Il semble néanmoins que l’on peut échapper à ce destin. Noemie Dupuy, une diplômée de HEC, est entrepreneure technologique. Budge Studios, l’entreprise qu’elle a fondée et qu’elle codirige avec ses deux partenaires, est le deuxième éditeur mondial d’applications mobiles de jeux vidéo pour enfants. On parle ici d’une entreprise de 70 employés.

Noemie me jure qu’elle ne travaille que de 9 h à 17 h et jamais le week-end.

« Je suis en mission auprès des femmes entrepreneures. On nous a endoctrinées dans une culture obsessionnelle du travail et des semaines de 95 heures. Moi, je ne suis pas d’accord avec ça. »

Effectivement, il est possible de moduler ses horaires et de limiter ses efforts en termes d’heures de travail quand on est propriétaire de l’entreprise.
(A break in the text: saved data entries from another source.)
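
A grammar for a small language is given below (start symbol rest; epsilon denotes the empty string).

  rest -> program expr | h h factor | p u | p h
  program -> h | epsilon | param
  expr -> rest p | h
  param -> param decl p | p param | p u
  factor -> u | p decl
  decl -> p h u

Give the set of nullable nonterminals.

Directly nullable (have an epsilon-production): program.
No other nonterminal has a production whose RHS symbols are all nullable.

{ program }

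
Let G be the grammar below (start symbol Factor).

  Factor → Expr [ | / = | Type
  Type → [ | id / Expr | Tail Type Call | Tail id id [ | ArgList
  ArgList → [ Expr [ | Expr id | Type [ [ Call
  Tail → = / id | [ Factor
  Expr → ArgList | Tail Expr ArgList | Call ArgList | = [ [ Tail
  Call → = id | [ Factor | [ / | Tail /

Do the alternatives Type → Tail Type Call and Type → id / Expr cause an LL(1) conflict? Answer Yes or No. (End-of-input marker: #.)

No

FIRST(Tail Type Call) = { =, [ } and FIRST(id / Expr) = { id }.
The FIRST sets are disjoint and neither alternative is nullable — no conflict.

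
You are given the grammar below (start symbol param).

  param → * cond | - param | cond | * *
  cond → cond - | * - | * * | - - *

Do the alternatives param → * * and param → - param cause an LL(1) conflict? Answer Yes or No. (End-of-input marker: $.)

FIRST(* *) = { * } and FIRST(- param) = { - }.
The FIRST sets are disjoint and neither alternative is nullable — no conflict.

No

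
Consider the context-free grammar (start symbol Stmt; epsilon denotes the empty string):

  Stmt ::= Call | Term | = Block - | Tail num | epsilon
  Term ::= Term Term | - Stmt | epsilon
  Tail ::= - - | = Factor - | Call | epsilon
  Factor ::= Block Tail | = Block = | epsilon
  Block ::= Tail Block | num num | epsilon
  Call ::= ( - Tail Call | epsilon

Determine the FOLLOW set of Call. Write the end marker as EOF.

In Stmt ::= Call: Call is at the end, add FOLLOW(Stmt) = { EOF, - }.
In Tail ::= Call: Call is at the end, add FOLLOW(Tail) = { EOF, (, -, =, num }.
In Call ::= ( - Tail Call: Call is at the end, add FOLLOW(Call) = { EOF, (, -, =, num }.
Union: FOLLOW(Call) = { EOF, (, -, =, num }.

{ EOF, (, -, =, num }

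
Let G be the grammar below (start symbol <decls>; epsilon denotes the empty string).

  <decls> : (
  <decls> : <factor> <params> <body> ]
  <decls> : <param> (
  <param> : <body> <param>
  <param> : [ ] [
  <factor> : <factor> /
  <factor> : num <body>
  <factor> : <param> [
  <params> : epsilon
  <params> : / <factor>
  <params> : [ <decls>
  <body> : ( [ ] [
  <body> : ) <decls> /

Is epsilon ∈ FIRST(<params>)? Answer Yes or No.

<params> has an epsilon-production, so <params> ⇒ epsilon.

Yes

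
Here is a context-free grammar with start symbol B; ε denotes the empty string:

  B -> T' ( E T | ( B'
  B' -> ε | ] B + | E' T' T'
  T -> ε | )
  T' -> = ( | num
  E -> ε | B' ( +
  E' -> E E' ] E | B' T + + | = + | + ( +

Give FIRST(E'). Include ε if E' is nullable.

{ (, ), +, =, ] }

From E' -> E E' ] E: E nullable, take FIRST(E) ∪ FIRST(E') = { (, ), +, =, ] }.
From E' -> B' T + +: B', T nullable, take FIRST(B') ∪ FIRST(T) ∪ {+} = { (, ), +, =, ] }.
E' -> = + contributes {=}.
E' -> + ( + contributes {+}.
Union: FIRST(E') = { (, ), +, =, ] }.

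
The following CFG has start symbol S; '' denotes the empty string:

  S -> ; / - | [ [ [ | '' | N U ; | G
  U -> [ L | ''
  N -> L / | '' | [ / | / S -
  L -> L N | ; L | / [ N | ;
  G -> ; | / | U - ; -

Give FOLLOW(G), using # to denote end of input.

In S -> G: G is at the end, add FOLLOW(S) = { #, - }.
Union: FOLLOW(G) = { #, - }.

{ #, - }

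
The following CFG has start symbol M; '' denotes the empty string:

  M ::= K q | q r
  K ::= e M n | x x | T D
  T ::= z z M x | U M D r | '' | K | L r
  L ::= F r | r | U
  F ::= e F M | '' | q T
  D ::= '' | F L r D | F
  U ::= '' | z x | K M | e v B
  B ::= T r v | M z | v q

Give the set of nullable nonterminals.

Directly nullable (have an ''-production): T, F, D, U.
K ::= T D with every symbol nullable, so K is nullable.
L ::= U with every symbol nullable, so L is nullable.
No other nonterminal has a production whose RHS symbols are all nullable.

{ D, F, K, L, T, U }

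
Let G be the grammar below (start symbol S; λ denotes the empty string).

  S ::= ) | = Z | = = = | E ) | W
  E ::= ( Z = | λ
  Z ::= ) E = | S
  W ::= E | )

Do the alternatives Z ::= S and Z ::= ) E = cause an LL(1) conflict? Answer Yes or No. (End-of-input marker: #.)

Yes

FIRST(S) = { (, ), =, λ } and FIRST() E =) = { ) }.
Both contain ), so the two alternatives are not disjoint — LL(1) conflict.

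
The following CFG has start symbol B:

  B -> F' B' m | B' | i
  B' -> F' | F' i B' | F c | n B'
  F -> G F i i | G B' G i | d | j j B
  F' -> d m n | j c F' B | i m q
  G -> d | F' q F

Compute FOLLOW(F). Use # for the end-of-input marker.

{ c, d, i, j, n }

In B' -> F c: add FIRST(c) = { c }.
In F -> G F i i: add FIRST(i i) = { i }.
In G -> F' q F: F is at the end, add FOLLOW(G) = { d, i, j, n }.
Union: FOLLOW(F) = { c, d, i, j, n }.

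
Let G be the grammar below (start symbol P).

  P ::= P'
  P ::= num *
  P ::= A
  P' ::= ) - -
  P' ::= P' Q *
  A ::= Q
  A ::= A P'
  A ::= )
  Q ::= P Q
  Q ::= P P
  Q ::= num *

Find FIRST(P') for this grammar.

{ ) }

P' ::= ) - - contributes {)}.
From P' ::= P' Q *: add FIRST(P') = { ) }.
Union: FIRST(P') = { ) }.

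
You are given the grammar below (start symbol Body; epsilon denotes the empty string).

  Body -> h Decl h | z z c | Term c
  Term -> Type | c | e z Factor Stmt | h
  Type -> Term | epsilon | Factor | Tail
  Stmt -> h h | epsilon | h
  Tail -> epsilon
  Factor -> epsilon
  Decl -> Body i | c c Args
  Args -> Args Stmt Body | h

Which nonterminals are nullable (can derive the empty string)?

{ Factor, Stmt, Tail, Term, Type }

Directly nullable (have an epsilon-production): Type, Stmt, Tail, Factor.
Term -> Type with every symbol nullable, so Term is nullable.
No other nonterminal has a production whose RHS symbols are all nullable.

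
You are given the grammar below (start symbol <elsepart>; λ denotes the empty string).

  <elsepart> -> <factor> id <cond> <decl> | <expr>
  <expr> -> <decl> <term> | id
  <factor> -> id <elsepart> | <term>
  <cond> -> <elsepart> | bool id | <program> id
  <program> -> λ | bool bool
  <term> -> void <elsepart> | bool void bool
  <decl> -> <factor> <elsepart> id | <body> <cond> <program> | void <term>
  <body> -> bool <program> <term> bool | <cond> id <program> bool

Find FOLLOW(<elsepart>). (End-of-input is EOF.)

{ EOF, bool, id, void }

<elsepart> is the start symbol, so EOF ∈ FOLLOW(<elsepart>).
In <factor> -> id <elsepart>: <elsepart> is at the end, add FOLLOW(<factor>) = { bool, id, void }.
In <cond> -> <elsepart>: <elsepart> is at the end, add FOLLOW(<cond>) = { EOF, bool, id, void }.
In <term> -> void <elsepart>: <elsepart> is at the end, add FOLLOW(<term>) = { EOF, bool, id, void }.
In <decl> -> <factor> <elsepart> id: add FIRST(id) = { id }.
Union: FOLLOW(<elsepart>) = { EOF, bool, id, void }.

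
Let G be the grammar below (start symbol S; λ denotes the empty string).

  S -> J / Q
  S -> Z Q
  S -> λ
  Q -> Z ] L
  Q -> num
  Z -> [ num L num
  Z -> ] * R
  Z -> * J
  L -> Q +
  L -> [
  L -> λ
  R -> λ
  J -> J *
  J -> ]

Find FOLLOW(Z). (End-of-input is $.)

{ *, [, ], num }

In S -> Z Q: add FIRST(Q) = { *, [, ], num }.
In Q -> Z ] L: add FIRST(] L) = { ] }.
Union: FOLLOW(Z) = { *, [, ], num }.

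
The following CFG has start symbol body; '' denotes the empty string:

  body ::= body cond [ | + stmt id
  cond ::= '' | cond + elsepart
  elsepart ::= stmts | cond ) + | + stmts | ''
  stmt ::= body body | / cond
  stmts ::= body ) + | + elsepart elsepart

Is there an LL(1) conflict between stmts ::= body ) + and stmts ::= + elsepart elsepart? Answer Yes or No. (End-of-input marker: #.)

FIRST(body ) +) = { + } and FIRST(+ elsepart elsepart) = { + }.
Both contain +, so the two alternatives are not disjoint — LL(1) conflict.

Yes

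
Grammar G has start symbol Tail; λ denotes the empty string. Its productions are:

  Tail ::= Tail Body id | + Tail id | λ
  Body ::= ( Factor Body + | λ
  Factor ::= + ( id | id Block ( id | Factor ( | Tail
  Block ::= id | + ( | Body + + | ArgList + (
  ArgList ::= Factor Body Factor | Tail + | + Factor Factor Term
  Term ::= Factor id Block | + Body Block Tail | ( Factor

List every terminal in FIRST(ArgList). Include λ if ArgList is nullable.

{ (, +, id, λ }

From ArgList ::= Factor Body Factor: Factor, Body, Factor nullable, take FIRST(Factor) ∪ FIRST(Body) ∪ FIRST(Factor) = { (, +, id }; also λ since the whole RHS is nullable.
From ArgList ::= Tail +: Tail nullable, take FIRST(Tail) ∪ {+} = { (, +, id }.
ArgList ::= + Factor Factor Term contributes {+}.
Union: FIRST(ArgList) = { (, +, id, λ }.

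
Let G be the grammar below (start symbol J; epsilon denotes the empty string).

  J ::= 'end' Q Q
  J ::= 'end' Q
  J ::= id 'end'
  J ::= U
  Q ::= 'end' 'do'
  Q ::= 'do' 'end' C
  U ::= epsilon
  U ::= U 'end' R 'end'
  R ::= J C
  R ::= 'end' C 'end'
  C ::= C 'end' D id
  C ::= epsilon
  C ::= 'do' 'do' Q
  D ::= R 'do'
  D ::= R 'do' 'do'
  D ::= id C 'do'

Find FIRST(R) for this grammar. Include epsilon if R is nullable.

{ 'do', 'end', id, epsilon }

From R ::= J C: J, C nullable, take FIRST(J) ∪ FIRST(C) = { 'do', 'end', id }; also epsilon since the whole RHS is nullable.
R ::= 'end' C 'end' contributes {'end'}.
Union: FIRST(R) = { 'do', 'end', id, epsilon }.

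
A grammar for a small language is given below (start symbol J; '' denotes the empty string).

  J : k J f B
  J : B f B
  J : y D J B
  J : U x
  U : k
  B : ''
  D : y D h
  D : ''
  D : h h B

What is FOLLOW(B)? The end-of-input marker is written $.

{ $, f, h, k, y }

In J : k J f B: B is at the end, add FOLLOW(J) = { $, f }.
In J : B f B: add FIRST(f B) = { f }.
In J : B f B: B is at the end, add FOLLOW(J) = { $, f }.
In J : y D J B: B is at the end, add FOLLOW(J) = { $, f }.
In D : h h B: B is at the end, add FOLLOW(D) = { f, h, k, y }.
Union: FOLLOW(B) = { $, f, h, k, y }.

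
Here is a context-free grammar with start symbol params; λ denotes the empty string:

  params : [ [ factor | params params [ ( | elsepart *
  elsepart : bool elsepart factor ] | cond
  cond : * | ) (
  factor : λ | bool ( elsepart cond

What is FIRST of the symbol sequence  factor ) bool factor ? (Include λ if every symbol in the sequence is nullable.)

{ ), bool }

Add FIRST(factor)\{λ} = { bool }; factor is nullable, continue.
) is a terminal; add {)} and stop.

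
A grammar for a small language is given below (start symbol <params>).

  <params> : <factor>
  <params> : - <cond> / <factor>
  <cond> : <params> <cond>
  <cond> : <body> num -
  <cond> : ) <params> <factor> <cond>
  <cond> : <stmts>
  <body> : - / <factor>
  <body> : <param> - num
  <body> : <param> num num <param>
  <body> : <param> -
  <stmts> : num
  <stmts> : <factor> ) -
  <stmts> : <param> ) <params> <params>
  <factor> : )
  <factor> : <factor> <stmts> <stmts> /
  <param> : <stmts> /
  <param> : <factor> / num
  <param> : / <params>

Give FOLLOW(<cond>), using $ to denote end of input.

In <params> : - <cond> / <factor>: add FIRST(/ <factor>) = { / }.
In <cond> : <params> <cond>: <cond> is at the end, add FOLLOW(<cond>) = { / }.
In <cond> : ) <params> <factor> <cond>: <cond> is at the end, add FOLLOW(<cond>) = { / }.
Union: FOLLOW(<cond>) = { / }.

{ / }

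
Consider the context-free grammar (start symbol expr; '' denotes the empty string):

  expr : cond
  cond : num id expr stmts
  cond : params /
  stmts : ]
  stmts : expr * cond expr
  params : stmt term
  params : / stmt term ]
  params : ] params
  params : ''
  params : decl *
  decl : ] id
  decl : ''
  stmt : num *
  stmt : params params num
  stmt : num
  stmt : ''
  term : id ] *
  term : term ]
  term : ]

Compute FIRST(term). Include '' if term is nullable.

term : id ] * contributes {id}.
From term : term ]: add FIRST(term) = { ], id }.
term : ] contributes {]}.
Union: FIRST(term) = { ], id }.

{ ], id }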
En revanche, je n’ai jamais vu un cadre de grande entreprise gravir les échelons en se limitant à 35 ou 40 heures de travail par semaine.

Pour accéder au sommet, il faut être la personne qui a obtenu les meilleurs résultats, bâti la meilleure équipe et développé le meilleur réseau à l’intérieur et à l’extérieur de l’entreprise. Pour y arriver, cette personne a dû travailler sans relâche. Et elle est même prête à accélérer la cadence pour gravir le dernier échelon.